A plethora of reports implicate MYB in leukemogenesis which regulates factors such as c-Kit,[54] CD34,[55] and FLT3,[56] which are highly expressed in early progenitor cells and whose aberrant expression or mutations are associated with leukemia and poor clinical outcome.[54-56] While MYB overexpression induces transformation in hematopoietic cells,[57,58] its depletion inhibits colony growth in cells from CML patients including those in blast crisis.[59,60] Here we found that clofazimine suppressed PRDX1 transcription by downregulating MYB expression and, for the first time, identified a specific MYB target sequence on the PRDX1 promoter.

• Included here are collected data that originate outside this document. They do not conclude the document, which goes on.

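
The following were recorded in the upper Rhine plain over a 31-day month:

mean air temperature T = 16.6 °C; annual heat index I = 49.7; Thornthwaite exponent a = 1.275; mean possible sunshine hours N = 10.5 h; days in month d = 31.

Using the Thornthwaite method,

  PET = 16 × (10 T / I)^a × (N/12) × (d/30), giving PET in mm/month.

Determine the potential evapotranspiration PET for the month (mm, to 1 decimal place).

67.3 mm

10T/I = 10 × 16.6 / 49.7 = 3.3400
(10T/I)^a = 3.3400^1.275 = 4.6535
Uncorrected PET = 16 × 4.6535 = 74.456 mm
Correction = (N/12)(d/30) = (10.5/12)(31/30) = 0.9042
PET = 74.456 × 0.9042 = 67.323 mm/month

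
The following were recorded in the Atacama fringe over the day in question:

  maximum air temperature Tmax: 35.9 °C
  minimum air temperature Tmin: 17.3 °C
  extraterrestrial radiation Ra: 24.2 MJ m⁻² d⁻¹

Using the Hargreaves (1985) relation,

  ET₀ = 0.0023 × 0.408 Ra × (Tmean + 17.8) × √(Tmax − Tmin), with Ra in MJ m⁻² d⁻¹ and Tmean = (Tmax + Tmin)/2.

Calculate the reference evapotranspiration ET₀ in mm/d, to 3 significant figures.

4.35 mm/d

Tmean = (35.9 + 17.3)/2 = 26.60 °C
0.408 Ra = 0.408 × 24.2 = 9.8736 mm/d equivalent
ET₀ = 0.0023 × 9.8736 × (26.60 + 17.8) × √18.6 = 0.0023 × 9.8736 × 44.40 × 4.3128 = 4.3486 mm/d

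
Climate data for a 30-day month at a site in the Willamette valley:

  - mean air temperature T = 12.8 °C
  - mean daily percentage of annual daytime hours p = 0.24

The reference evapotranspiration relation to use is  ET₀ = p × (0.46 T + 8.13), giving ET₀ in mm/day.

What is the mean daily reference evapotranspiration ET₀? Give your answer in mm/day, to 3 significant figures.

3.36 mm/day

ET₀ = 0.24 × (0.46 × 12.8 + 8.13) = 0.24 × 14.018 = 3.3643 mm/d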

NFκB is one of the important downstream signaling pathways of the BCR-ABL1 oncoprotein.[45,61] Abnormal NFκB activation has been reported in CML[61] and LSC.[62] Furthermore, p65 inhibition was shown to inhibit CML cells including those harboring the multidrug-resistant T315I BCR-ABL1 mutation.[63,64] Our results show that clofazimine decreased p65 protein by increasing the ubiquitin ligase activity of PPARγ. While thiazolidinediones increase PPARγ ubiquitin ligase activity at a suprapharmacological concentration of ≥100 μM,[41] clofazimine was effective at a concentration of 5 μM. Clofazimine also displayed superior cytotoxic effects than thiazolidinediones. Furthermore, combining clofazimine with imatinib reduced the IC50 of imatinib by >4 logs whereas pioglitazone reduced it by 7- to 10-fold only. Combining imatinib with clofazimine in a K562 xenograft study caused greater reductions in tumor volume and weight than either drug alone, effects which were accompanied by substantially reduced proliferation and increased degenerative morphological changes in the group given combination therapy.

Pioglitazone is associated with cardiac and hepatic safety issues along with a significant risk of bladder cancer in users.[3] That rosiglitazone does not increase the risk of bladder cancer[3] indicates that this side effect is not associated with all PPARγ agonists. Being a phenazine derivative, clofazimine belongs to a different class of molecule. Given its superior efficacy over thiazolidinediones and that long-term assumption of clofazimine is not associated with major adverse effects; we propose clinical evaluation of clofazimine in combination with tyrosine kinase inhibitors in CML.